The best of the Andalucian architecture - of which magnificent examples can be found in La Orotava and La Laguna - are the typical balconies and interior patios. Both rely heavily on wood, usually heart wood from the pine trees of the island, often magnificently worked by the hands of craftsmen.
The facade of these buildings is usually simple, free of adornments, which are reserved exclusively for use in grand balconies, set with latticework louvres and broad overhangs over the street. Windows are usually sash-windows and they usually have seats on the inside, set into the wall.
Interior patios, genuine gardens in which you can still sometimes find a distilling stone (a curious and beautiful device used to filter water and keep it cool), are surrounded by a gallery, supported on posts of resiny pine, which gives access to the bedrooms and chambers of the house. Wooden stairs, in keeping with the whole style, lead up to the gallery.
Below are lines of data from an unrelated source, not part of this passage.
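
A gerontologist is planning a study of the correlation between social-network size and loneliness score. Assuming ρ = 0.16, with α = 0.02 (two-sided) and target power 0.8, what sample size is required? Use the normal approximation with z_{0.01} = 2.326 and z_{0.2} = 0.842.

Fisher's z: C = ½·ln((1+r)/(1−r)) = ½·ln(1.3810) = 0.1614.
n = ((z_{α/2} + z_β)/C)² + 3.
(2.326 + 0.842) / 0.1614 = 3.168 / 0.1614 = 19.628.
n = 19.628² + 3 = 385.27 + 3 = 388.3.
Round up.

n = 389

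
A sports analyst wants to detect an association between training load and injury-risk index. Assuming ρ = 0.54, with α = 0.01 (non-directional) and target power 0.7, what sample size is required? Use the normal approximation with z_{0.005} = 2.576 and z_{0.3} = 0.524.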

The facades of traditional, thick-walled houses of the people are painted many different, and surprising colours, although, in recent years, there has been a trend toward painting them a uniform, impersonal white. You can find examples of this kind of architecture scattered all over the Island, like the one you can still see in the Masca House.
Official and religious buildings reflect the different styles that have prevailed in each age, from the immediate post conquest times - some churches like La Concepcion de La Laguna -, passing through the Baroque and Neo-classical trends to the more modernist styles of more recent years. La Laguna, La Orotava - whose town centres are national historic-artistic monuments -, Santa Cruz and Puerto de la Cruz conserve remnants of all these styles in their older and more personal streets. Of more recent architecture, mention is worth making of the head offices of CajaCanarias savings bank, in the heart of Santa Cruz, because of its original treatment of lines and spaces.